4 ways to reduce carbon footprint in dry mix mortar

For the past century, cement has been the backbone of the construction sector. As the basis for concrete and mortar, cement has a widespread presence in our buildings and infrastructure.

But cement-making is an energy-intensive activity — for every one kilogram of cement produced, 0.5-0.7 kilograms of CO₂ are emitted, pushing its share of global emissions to nearly eight percent. 

In response to the rising demand for low-carbon products, manufacturers are working to reduce the carbon footprint of dry-mix products.

In this article, we will investigate four different ways to decrease the CO₂ emissions within the dry-mix sector, while connecting it to the Scopes concept, and gain insights from Manuel Baumann, Director Global Construction, IMCD Coatings & Construction.

Carbon capture is a catch-all term for several technologies that, rather than avoid CO₂ generation at cement plants, aim to stop it from being released into the atmosphere. The focus on emissions within the plant puts carbon capture firmly in Scope 1.

Most CO₂ emissions in cement manufacturing — 60 percent in total — occur as a by-product of clinker production, as calcium carbonate is calcinated inside the kiln. Carbon-capture plants paired with the kiln would collect the CO₂, compress it into a liquid and transport it to permanent storage underground.

Alternatively, collected CO₂ could be made useful as a supplementary cementitious material — up to 20% of the final blend — or by injection into concrete, creating a stronger final mixture. 

In theory, these technologies could fully decarbonize calcination, or even make it into a carbon negative process, trapping more CO₂ than what is generated.

“While there are ongoing projects and great interest by cement manufacturers in carbon capture, we are still at a stage where existing technology is only applicable in pilot projects and seems commercially difficult for widespread adoption,” explains Baumann.

 
The kiln is the heart of the cement factory. It is where the limestone is heated to 1,450 ºC, producing the clinker that is then ground to create cement. 

Achieving that temperature absorbs 90% of all the energy consumed in cement manufacturing. The fossil fuel used to power the kilns, as well as the precalciners, is responsible for 40% of all emissions during cement production. 

While cement manufacturers can make incremental improvements in energy efficiency, clinker production will remain an energy-intensive process. Switching to alternative fuels, such as biomass, or treated municipal waste would instead directly reduce the CO₂ emissions from burning fossil fuels.

Some manufacturers opt for electrifying the kiln, instead of burning fuel on-site. Returning to the Scopes framework, this option uses electricity procured for the plant in order to reduce Scope 2 emissions.

“Like carbon capture, most manufacturers already have programs to improve their energy efficiency and to study the feasibility of using alternative fuels,” explains Baumann. However, obstacles remain, such as the price and availability of biomass.

 
Another effort to lower CO₂ emissions in cement production is to reduce its amount of clinker by using supplementary cementitious materials (SCM). Clinker reduction falls into Scope 1, as we try to reduce CO₂ emissions from the kiln by bypassing and reducing the use of calcination.

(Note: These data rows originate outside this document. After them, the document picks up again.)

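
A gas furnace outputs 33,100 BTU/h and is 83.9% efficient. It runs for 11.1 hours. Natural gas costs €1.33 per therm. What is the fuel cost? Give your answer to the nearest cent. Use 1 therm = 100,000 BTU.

€5.82

Heat delivered = 33,100 BTU/h × 11.1 h = 367,410 BTU
Gas input = 367,410 / 0.839 = 437,914 BTU
= 437,914 / 100,000 = 4.379 therm
Cost = 4.379 × €1.33/therm = €5.82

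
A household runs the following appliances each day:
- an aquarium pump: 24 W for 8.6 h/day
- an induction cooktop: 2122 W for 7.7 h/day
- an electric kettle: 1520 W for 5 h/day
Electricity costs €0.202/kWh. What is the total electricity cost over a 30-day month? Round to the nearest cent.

€146.32

aquarium pump: 24 W × 8.6 h × 30 d = 6,192 Wh = 6.192 kWh
induction cooktop: 2122 W × 7.7 h × 30 d = 490,182 Wh = 490.2 kWh
electric kettle: 1520 W × 5 h × 30 d = 228,000 Wh = 228 kWh
Total energy = 6.192 + 490.2 + 228 = 724.4 kWh
Cost = 724.4 kWh × €0.202 = €146.32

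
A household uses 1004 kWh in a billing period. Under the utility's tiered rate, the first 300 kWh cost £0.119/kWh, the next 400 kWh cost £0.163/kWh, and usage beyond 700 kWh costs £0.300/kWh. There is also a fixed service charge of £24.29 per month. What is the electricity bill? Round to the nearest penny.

First 300 kWh × £0.119 = £35.70
Next 400 kWh × £0.163 = £65.20
Remaining 304 kWh × £0.300 = £91.20
Energy charge = £192.10; + service £24.29 = £216.39

£216.39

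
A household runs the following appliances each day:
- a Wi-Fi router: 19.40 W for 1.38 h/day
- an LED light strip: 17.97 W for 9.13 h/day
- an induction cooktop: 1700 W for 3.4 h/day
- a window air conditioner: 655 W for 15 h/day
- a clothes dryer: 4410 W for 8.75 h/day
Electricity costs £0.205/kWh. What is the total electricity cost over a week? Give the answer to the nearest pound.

£78

Wi-Fi router: 19.40 W × 1.38 h × 7 d = 187 Wh = 0.1874 kWh
LED light strip: 17.97 W × 9.13 h × 7 d = 1,148 Wh = 1.148 kWh
induction cooktop: 1700 W × 3.4 h × 7 d = 40,460 Wh = 40.46 kWh
window air conditioner: 655 W × 15 h × 7 d = 68,775 Wh = 68.78 kWh
clothes dryer: 4410 W × 8.75 h × 7 d = 270,112 Wh = 270.1 kWh
Total energy = 0.1874 + 1.148 + 40.46 + 68.78 + 270.1 = 380.7 kWh
Cost = 380.7 kWh × £0.205 = £78.04 ≈ £78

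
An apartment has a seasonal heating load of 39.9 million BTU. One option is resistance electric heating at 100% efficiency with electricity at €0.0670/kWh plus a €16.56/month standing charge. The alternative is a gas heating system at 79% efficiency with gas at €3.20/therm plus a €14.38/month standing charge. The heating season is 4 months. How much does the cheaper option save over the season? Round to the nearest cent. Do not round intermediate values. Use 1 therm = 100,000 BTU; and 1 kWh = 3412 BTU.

Heat load = 39.9 × 10⁶ BTU = 39,900,000 BTU
Gas: input = 39,900,000 / 0.79 = 50,506,329 BTU = 505.1 therm → 505.1 × €3.20 = €1,616.20; + 4 × €14.38 standing = €1,673.72
Electric: 39,900,000 BTU / 3412 = 11,690 kWh → × €0.0670 = €783.50; + 4 × €16.56 standing = €849.74
Difference = |€1,673.72 − €849.74| = €823.98

€823.98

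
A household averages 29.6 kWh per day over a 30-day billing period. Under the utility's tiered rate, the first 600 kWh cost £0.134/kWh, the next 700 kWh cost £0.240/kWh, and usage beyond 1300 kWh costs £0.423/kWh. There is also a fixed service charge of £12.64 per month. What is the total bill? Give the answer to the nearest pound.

Usage = 29.6 kWh/day × 30 days = 888 kWh
First 600 kWh × £0.134 = £80.40
Next 288 kWh × £0.240 = £69.12
Remaining tier: 0 kWh (not reached)
Energy charge = £149.52; + service £12.64 = £162.16 ≈ £162

£162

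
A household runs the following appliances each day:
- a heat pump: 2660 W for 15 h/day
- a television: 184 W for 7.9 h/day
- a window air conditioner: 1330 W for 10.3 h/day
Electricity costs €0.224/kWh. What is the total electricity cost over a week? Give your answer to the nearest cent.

heat pump: 2660 W × 15 h × 7 d = 279,300 Wh = 279.3 kWh
television: 184 W × 7.9 h × 7 d = 10,175 Wh = 10.18 kWh
window air conditioner: 1330 W × 10.3 h × 7 d = 95,893 Wh = 95.89 kWh
Total energy = 279.3 + 10.18 + 95.89 = 385.4 kWh
Cost = 385.4 kWh × €0.224 = €86.32

€86.32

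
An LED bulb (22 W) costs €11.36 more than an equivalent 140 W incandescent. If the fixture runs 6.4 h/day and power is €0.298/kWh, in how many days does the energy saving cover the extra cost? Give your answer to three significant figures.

50.5 days

Power saved = 140 − 22 = 118 W
Daily energy saved = 118 W × 6.4 h = 755.2 Wh = 0.7552 kWh
Daily savings = 0.7552 × €0.298 = €0.2250
Payback = €11.36 / €0.2250 per day = 50.48 days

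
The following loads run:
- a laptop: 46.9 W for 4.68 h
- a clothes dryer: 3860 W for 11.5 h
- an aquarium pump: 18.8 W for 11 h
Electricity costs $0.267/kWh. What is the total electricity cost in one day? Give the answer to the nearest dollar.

laptop: 46.9 W × 4.68 h = 219 Wh = 0.2195 kWh
clothes dryer: 3860 W × 11.5 h = 44,390 Wh = 44.39 kWh
aquarium pump: 18.8 W × 11 h = 207 Wh = 0.2068 kWh
Total energy = 0.2195 + 44.39 + 0.2068 = 44.82 kWh
Cost = 44.82 kWh × $0.267 = $11.97 ≈ $12

$12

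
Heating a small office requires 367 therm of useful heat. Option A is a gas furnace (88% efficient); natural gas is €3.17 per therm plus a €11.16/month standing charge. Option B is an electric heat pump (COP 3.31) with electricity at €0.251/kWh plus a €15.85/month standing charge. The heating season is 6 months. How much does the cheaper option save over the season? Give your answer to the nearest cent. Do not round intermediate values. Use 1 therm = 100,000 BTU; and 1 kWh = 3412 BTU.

Heat load = 367 therm × 100,000 = 36,700,000 BTU
Gas: input = 36,700,000 / 0.88 = 41,704,545 BTU = 417 therm → 417 × €3.17 = €1,322.03; + 6 × €11.16 standing = €1,388.99
Heat pump: 36,700,000 BTU / 3412 = 10,760 kWh heat; / 3.31 = 3,250 kWh in → × €0.251 = €815.65; + 6 × €15.85 standing = €910.75
Difference = |€1,388.99 − €910.75| = €478.25

€478.25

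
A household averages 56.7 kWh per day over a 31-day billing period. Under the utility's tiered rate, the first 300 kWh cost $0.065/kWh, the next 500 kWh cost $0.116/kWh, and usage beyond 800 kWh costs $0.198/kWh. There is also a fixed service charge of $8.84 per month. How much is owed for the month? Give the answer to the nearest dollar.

Usage = 56.7 kWh/day × 31 days = 1757.7 kWh
First 300 kWh × $0.065 = $19.50
Next 500 kWh × $0.116 = $58.00
Remaining 957.7 kWh × $0.198 = $189.62
Energy charge = $267.12; + service $8.84 = $275.96 ≈ $276

$276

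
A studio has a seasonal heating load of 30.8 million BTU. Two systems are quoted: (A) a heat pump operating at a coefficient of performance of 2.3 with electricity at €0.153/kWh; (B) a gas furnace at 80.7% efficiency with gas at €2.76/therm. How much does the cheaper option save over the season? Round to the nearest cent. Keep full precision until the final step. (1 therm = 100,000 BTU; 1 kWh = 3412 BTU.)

Heat load = 30.8 × 10⁶ BTU = 30,800,000 BTU
Gas: input = 30,800,000 / 0.807 = 38,166,047 BTU = 381.7 therm → 381.7 × €2.76 = €1,053.38
Heat pump: 30,800,000 BTU / 3412 = 9,027 kWh heat; / 2.3 = 3,925 kWh in → × €0.153 = €600.49
Difference = |€1,053.38 − €600.49| = €452.89

€452.89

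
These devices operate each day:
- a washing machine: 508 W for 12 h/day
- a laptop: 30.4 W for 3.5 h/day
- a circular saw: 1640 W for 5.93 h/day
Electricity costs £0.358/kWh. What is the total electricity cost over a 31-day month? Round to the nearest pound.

washing machine: 508 W × 12 h × 31 d = 188,976 Wh = 189 kWh
laptop: 30.4 W × 3.5 h × 31 d = 3,298 Wh = 3.298 kWh
circular saw: 1640 W × 5.93 h × 31 d = 301,481 Wh = 301.5 kWh
Total energy = 189 + 3.298 + 301.5 = 493.8 kWh
Cost = 493.8 kWh × £0.358 = £176.76 ≈ £177

£177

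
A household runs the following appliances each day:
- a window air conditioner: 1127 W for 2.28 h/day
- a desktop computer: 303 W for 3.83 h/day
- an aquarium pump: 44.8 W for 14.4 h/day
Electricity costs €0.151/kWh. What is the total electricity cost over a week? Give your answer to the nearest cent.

€4.62

window air conditioner: 1127 W × 2.28 h × 7 d = 17,987 Wh = 17.99 kWh
desktop computer: 303 W × 3.83 h × 7 d = 8,123 Wh = 8.123 kWh
aquarium pump: 44.8 W × 14.4 h × 7 d = 4,516 Wh = 4.516 kWh
Total energy = 17.99 + 8.123 + 4.516 = 30.63 kWh
Cost = 30.63 kWh × €0.151 = €4.62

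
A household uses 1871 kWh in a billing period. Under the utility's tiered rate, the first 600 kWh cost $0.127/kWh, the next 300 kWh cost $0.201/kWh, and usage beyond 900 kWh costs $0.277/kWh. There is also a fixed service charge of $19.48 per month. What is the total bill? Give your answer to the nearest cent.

First 600 kWh × $0.127 = $76.20
Next 300 kWh × $0.201 = $60.30
Remaining 971 kWh × $0.277 = $268.97
Energy charge = $405.47; + service $19.48 = $424.95

$424.95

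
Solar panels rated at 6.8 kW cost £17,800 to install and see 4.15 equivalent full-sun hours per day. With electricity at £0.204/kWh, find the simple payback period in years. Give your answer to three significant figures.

Daily generation = 6.8 kW × 4.15 h = 28.22 kWh
Annual generation = 28.22 × 365 = 10300 kWh
Annual savings = 10300 × £0.204 = £2,101.26
Payback = £17,800 / £2,101.26 = 8.47 years

8.47 years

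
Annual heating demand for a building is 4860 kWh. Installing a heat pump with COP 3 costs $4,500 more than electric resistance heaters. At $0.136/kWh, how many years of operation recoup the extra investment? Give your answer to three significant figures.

Resistance: 4860 kWh × $0.136 = $660.96/yr
Heat pump: 4860 / 3 = 1620 kWh in → × $0.136 = $220.32/yr
Annual savings = $440.64
Payback = $4,500 / $440.64 = 10.2 years

10.2 years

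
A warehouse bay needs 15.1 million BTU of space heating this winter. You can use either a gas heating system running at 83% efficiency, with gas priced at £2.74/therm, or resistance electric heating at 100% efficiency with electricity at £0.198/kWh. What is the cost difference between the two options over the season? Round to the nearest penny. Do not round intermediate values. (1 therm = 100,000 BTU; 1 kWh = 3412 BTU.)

£377.78

Heat load = 15.1 × 10⁶ BTU = 15,100,000 BTU
Gas: input = 15,100,000 / 0.830 = 18,192,771 BTU = 181.9 therm → 181.9 × £2.74 = £498.48
Electric: 15,100,000 BTU / 3412 = 4,426 kWh → × £0.198 = £876.26
Difference = |£498.48 − £876.26| = £377.78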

SCM can be obtained from several sources: industrial waste, such as blast furnace slag from iron production and coal fly ash from electric power generation, or natural-occurring materials such as pozzolans. 

Blended cement of this type can result in a 10-30% reduction in the carbon footprint compared to cement Type I.

New types of cement are appearing in the market, as in the case of Limestone Calcined Clay Cement (LC3). Using limestone and calcined clay is an alternative for when the availability of slag is low. At the same time, LC3 uses less energy, resulting in a reduction of CO₂ emissions by up to 40%. However, this option requires manufacturers to adapt the production process to include a second production line.

With the existing technology, clinker reduction is the most promising approach for all cement-based products. However, the transition is easier for the concrete business than for the dry-mix one. For context, it may be possible to bring down the clinker content of cement by 30 to 40% without compromising durability, strength and setting time of the final product.

“Dry-mix products such as grouts, tile adhesives or self-levelling compounds have quality requirements that may be compromised by lower clinker content,” describes Baumann. “Cement Type I produced with biofuel combined with secondary raw materials can lower clinker content while allowing for flexibility in formulation. However, when using blended cements, it’s a challenge to keep performance at the same level when it comes to durability, porosity, and chloride resistance, among other indicators. For example, clinker substitution impacts the hydration process, which might negatively impact the final strength. Achieving the right formulation often requires extensive re-formulation efforts and testing.” 

 
Finally, the mass balance approach is a proven strategy to support the replacement of fossil-based raw materials with more sustainable ones based on biomass or waste. 

Thanks to this approach, manufacturers can add renewable and recycled feedstock to the process without changing the existing production method and deliver a final product that requires no changes in application. Such seamless integration requires an exact calculation of feedstock inputs during formulation.

“Redispersible powders, which usually account for a small percentage of the final product, is a component of dry-mix products that could benefit from this approach,” explains Manuel Baumann.